1) why does the spiritual movement involve itself in trust funds, in board of directors, in a pyramidical power hierarchy?

2) why do followers of the spiritual movement not question these money & power involvements?

i have tried to analyse the workings of these pitfalls in the previous posts, perhaps you would care -and you are most welcome- to comment on that also.

Paul Maurice Martin said...

It seems to me there is more of this than ever in the blogosphere - the idea that spirituality is basically a quest for good stuff. Just believe good things will happen and never think a negative thought and you'll prosper materially and never have health problems.

I don't know what's happening to the capacity for critical thought in this country...

frank waaldijk said...

thank you paul for your comment. i agree, and not only for your country.

there is a widespread tendency to advocate `positive thinking'...which in itself wouldn't be a problem.

the problem is, that people join `positive thinking' with `no criticism'.

to any person who spends a little thought on it, such an association is most likely too absurd for words.

without criticism, without the drive to change things which are obviously harmful, we would still be living in caves...that is, if humanity would even be around.

true criticism comes from the -to me positive- commitment to make things better. in order to cure a patient, this patient must first acknowledge that (s)he is sick, that there is something not quite perfect in the state of things.

apart from that, there is a strange metaphysical blindness in people who advocate `only positive thinking'.

because without the negative things in life, how does one appreciate the positive ones? in other words, if everything is positive, then the word `positive' loses its meaning altogether.

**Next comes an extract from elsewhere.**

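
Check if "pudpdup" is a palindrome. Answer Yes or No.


Input string: 'pudpdup'
Reversed: 'pudpdup'
Compare pairs: s[0]='p' vs s[6]='p' (match), s[1]='u' vs s[5]='u' (match), s[2]='d' vs s[4]='d' (match)
Palindrome: Yes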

then there is another blindness: who decides what is `positive' and what is `negative'? we do. so in almost all cases it concerns a value judgment, often a value prejudice of the person proclaiming something to be positive or negative. with groupthink, these value judgments tend to take on the character of absolute truth...

and without critical thought, there is no way to escape from this groupthink stranglehold.

this is why i believe that true spirituality embraces critical thought, and embraces the voicing of criticism.